When I was teaching, one of my assistants would fall about in hysterical laughter whenever I got to the part about Ferdinand’s mother being a very understanding mother “even though she was a cow”!
Even now the thought of it brings a smile to my lips.
Some of my colleagues refused to read this story aloud because they didn’t like the bullfighting scenes.
I could see their point, but I could also see that Leaf used the brutality of bullfighting (in this case toned down considerably for the young audience) to contrast Ferdinand’s gentle nature. The point being, that despite provocation (bullying) and peer pressure, Ferdinand stayed true to his nature.
I’ve always loved the last illustration of Ferdinand sitting happily under his childhood tree dreamily smelling the flowers – a big, burly bull confident about embracing his sensitive side.
I also love the authenticity of Lawson’s illustrations.

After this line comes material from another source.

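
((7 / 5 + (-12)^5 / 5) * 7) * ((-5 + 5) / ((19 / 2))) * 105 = 0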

They are based on the city of Ronda in Andalusia, which has the oldest bullfighting ring still in use in Spain. Lawson won the Caldecott Medal for his illustrations in They Were Strong and Good in 1941 and the Newbery award for his own short story, Rabbit Hill in 1945. Lawson also illustrated Mr. Popper’s Penguins (1938) by Richard and Florence Atwater, The Prince and the Pauper (1937) by Mark Twain, and The Sword in the Stone (1939) by T. H. White.
Leaf actually published Ferdinand nine months before the beginning of the Spanish Civil War although rumour had it, that he wrote it to support of the pacifist movement against Franco.
Whatever the reason for its creation, there is no doubt that Ferdinand is a classic in children’s literature. It still has something to say to us nearly 80 years later.
Whether as an emblem for pacifism or as an anti-bullying message or as a rallying call against gender stereotyping, Ferdinand will always appeal to those of us who like a happy ending.